At last we reach it, the center of the old convent, the room with eight sides and the old, dark screens that once, my she told me, offered information the way a holographic window does now. And in the very center of that center room stands the statue. She stops in front of it.
It is of two women standing palm to palm. I don’t know what it is made from—none of the materials in the convent smell like it and I never smelled anything like it when I was a pup. Even the taste, when I once licked it, is strange. But it is smooth and milky and the eyes of the two women seemed to gleam with faint light, the same pale lavender as the Speakers’ eyes, as my she’s eyes.

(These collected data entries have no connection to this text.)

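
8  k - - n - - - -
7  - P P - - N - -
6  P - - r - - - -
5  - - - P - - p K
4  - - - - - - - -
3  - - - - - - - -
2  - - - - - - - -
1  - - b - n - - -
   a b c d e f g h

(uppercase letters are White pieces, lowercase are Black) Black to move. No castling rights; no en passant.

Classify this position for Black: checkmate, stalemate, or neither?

neither

Black to move; black king on a8.
In check: yes, from the white pawn on b7.
King squares — a7: available; b7: attacked by Pa6; b8: attacked by Pc7.
Legal moves for Black: Ka7, Nxb7.
Black is in check but has 2 legal moves → neither.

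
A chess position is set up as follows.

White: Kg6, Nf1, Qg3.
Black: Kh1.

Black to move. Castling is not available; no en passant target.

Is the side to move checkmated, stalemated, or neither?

stalemate

Black to move; black king on h1.
In check: no.
King squares — g1: attacked by Qg3; g2: attacked by Qg3; h2: attacked by Nf1.
Legal moves for Black: none.
Not in check and no legal moves → stalemate.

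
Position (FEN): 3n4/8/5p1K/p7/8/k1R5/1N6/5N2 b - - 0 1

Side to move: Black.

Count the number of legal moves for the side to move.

Black to move; king on a3.
In check: yes, from the white rook on c3.
Legal moves: Kb4, Kxb2, Ka2.
Count: 3.

3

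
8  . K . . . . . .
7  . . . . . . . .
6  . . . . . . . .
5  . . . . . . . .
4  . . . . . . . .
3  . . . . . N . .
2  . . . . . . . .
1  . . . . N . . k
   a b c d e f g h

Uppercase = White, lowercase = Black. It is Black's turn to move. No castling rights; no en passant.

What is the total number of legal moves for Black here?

0

Black to move; king on h1.
In check: no.
Legal moves: none.
Count: 0.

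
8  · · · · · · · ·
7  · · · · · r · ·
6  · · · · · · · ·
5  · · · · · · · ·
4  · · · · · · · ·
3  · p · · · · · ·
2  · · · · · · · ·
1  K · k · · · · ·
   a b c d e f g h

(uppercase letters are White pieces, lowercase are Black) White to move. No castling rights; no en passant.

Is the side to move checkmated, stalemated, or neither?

White to move; white king on a1.
In check: no.
King squares — b1: attacked by Kc1; a2: attacked by Pb3; b2: attacked by Kc1.
Legal moves for White: none.
Not in check and no legal moves → stalemate.

stalemate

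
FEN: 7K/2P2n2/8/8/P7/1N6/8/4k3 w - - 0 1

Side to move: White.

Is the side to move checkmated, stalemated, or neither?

White to move; white king on h8.
In check: yes, from the black knight on f7.
Legal moves for White: Kg8, Kh7, Kg7.
White is in check but has 3 legal moves → neither.

neither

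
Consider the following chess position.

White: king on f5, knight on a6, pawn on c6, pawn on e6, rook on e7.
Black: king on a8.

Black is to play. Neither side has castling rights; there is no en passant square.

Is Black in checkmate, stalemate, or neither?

Black to move; black king on a8.
In check: no.
King squares — a7: attacked by Re7; b7: attacked by Pc6; b8: attacked by Na6.
Legal moves for Black: none.
Not in check and no legal moves → stalemate.

stalemate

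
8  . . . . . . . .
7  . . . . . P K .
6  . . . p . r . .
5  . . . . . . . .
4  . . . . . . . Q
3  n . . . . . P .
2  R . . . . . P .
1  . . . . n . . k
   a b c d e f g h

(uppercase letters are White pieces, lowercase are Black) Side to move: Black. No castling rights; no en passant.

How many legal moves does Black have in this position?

Black to move; king on h1.
In check: yes, from the white queen on h4.
Legal moves: Kg1.
Count: 1.

1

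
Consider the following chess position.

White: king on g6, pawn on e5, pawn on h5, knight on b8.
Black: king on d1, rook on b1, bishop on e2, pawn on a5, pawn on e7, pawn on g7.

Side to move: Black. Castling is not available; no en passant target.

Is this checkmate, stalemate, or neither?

neither

Black to move; black king on d1.
In check: no.
Legal moves for Black include: Ba6, Bxh5+, Bb5, Bg4, Bc4, Bf3, Bd3+, Bf1, Kd2, Kc2, Ke1, Kc1, Rxb8, Rb7, Rb6+, Rb5, Rb4, Rb3, ... (list truncated; more exist).
Black has legal moves and is not in check → neither.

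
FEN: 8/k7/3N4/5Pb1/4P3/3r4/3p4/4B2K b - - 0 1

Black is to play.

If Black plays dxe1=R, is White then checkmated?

no

After dxe1=R: white king on h1; in check: yes, from the black rook on e1.
White has 2 legal replies: Kh2, Kg2.
In check but a legal move exists → not checkmate.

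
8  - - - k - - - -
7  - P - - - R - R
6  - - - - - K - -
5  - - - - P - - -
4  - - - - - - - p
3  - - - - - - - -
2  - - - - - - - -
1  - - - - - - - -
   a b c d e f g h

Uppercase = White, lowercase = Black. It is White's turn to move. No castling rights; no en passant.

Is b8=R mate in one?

After b8=R: black king on d8; in check: yes, from the white rook on b8.
King squares — c7: attacked by Rf7; d7: attacked by Rf7; e7: attacked by Kf6; c8: attacked by Rb8; e8: attacked by Rb8.
Black has no legal moves → checkmate.

yes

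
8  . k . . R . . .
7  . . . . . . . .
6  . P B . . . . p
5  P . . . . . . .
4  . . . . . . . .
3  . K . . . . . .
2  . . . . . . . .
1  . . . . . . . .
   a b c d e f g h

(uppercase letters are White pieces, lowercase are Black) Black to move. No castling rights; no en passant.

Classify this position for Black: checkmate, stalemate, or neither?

Black to move; black king on b8.
In check: yes, from the white rook on e8.
King squares — a7: attacked by Pb6; b7: attacked by Bc6; c7: attacked by Pb6; a8: attacked by Bc6; c8: attacked by Re8.
Legal moves for Black: none.
In check with no legal moves → checkmate.

checkmate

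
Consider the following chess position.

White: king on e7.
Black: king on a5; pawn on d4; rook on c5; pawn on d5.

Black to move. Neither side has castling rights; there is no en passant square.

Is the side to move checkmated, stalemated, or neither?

Black to move; black king on a5.
In check: no.
Legal moves for Black: Rc8, Rc7+, Rc6, Rb5, Rc4, Rc3, Rc2, Rc1, Kb6, Ka6, Kb5, Kb4, Ka4, d3.
Black has 14 legal moves and is not in check → neither.

neither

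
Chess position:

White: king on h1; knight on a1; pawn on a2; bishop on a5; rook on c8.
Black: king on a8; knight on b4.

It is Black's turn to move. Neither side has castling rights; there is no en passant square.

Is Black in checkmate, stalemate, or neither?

Black to move; black king on a8.
In check: yes, from the white rook on c8.
King squares — a7: available; b7: available; b8: attacked by Rc8.
Legal moves for Black: Kb7, Ka7.
Black is in check but has 2 legal moves → neither.

neither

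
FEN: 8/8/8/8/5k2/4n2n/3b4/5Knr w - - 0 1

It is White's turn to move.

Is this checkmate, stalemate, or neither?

checkmate

White to move; white king on f1.
In check: yes, from the black knight on e3.
King squares — e1: attacked by Bd2; g1: attacked by Rh1; e2: attacked by Ng1; f2: attacked by Nh3; g2: attacked by Ne3.
Legal moves for White: none.
In check with no legal moves → checkmate.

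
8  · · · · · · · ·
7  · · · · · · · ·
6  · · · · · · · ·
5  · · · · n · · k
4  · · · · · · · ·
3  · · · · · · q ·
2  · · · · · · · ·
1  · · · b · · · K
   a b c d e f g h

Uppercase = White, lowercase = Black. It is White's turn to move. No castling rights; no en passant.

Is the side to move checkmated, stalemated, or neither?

White to move; white king on h1.
In check: no.
King squares — g1: attacked by Qg3; g2: attacked by Qg3; h2: attacked by Qg3.
Legal moves for White: none.
Not in check and no legal moves → stalemate.

stalemate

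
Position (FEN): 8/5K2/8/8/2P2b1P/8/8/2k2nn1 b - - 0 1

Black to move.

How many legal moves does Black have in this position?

Black to move; king on c1.
In check: no.
Legal moves: Bb8, Bc7, Bh6, Bd6, Bg5, Be5, Bg3, Be3, Bh2, Bd2, Nh3, Nf3, Ne2, Ng3, Ne3, Nh2, Nd2, Kd2, Kc2, Kb2, Kd1, Kb1.
Count: 22.

22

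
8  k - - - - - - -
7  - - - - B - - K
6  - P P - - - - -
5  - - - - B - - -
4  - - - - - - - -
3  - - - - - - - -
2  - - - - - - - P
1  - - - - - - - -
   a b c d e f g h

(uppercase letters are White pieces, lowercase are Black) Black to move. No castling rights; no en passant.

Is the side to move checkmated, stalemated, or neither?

Black to move; black king on a8.
In check: no.
King squares — a7: attacked by Pb6; b7: attacked by Pc6; b8: attacked by Be5.
Legal moves for Black: none.
Not in check and no legal moves → stalemate.

stalemate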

“Once upon a time, more than a millennium ago, a pair of identical twins were born. They were born disabled because at that time, people couldn’t read DNA well enough . . . to fix it.” Her words stumble here and her smell of sadness makes me want to kiss her cheek, but when I lean gently against her, she steps away.
“No one else could do what they did so they . . . preserved the gene-line. And thus was the origin of the convents. Purity of thought, word, and deed. You must not know the words you Hear, you must only repeat them perfectly, and only to the one you are tuned to.”
Her face is dry but she smells like crying. I want to press against her, but I stay still.
“I am impure.” Her voice grows softer, deeper. “Perhaps my DNA has betrayed me, but my mind betrayed me first. Making me wonder why. Why can we not know history? Why can we not know the world outside the dome? Why can we not simply Speak when we choose? To whom we choose? Why only here, only the words that are given us, without understanding what those words mean?”
She smells angry again now. And I flick my ears forward and back, fighting an urge to crouch low.
“The convents exist on every inhabited planet.” Her face looks strange and tight. “And there are no Speakers other than at the convents. Communication is . . . valuable.”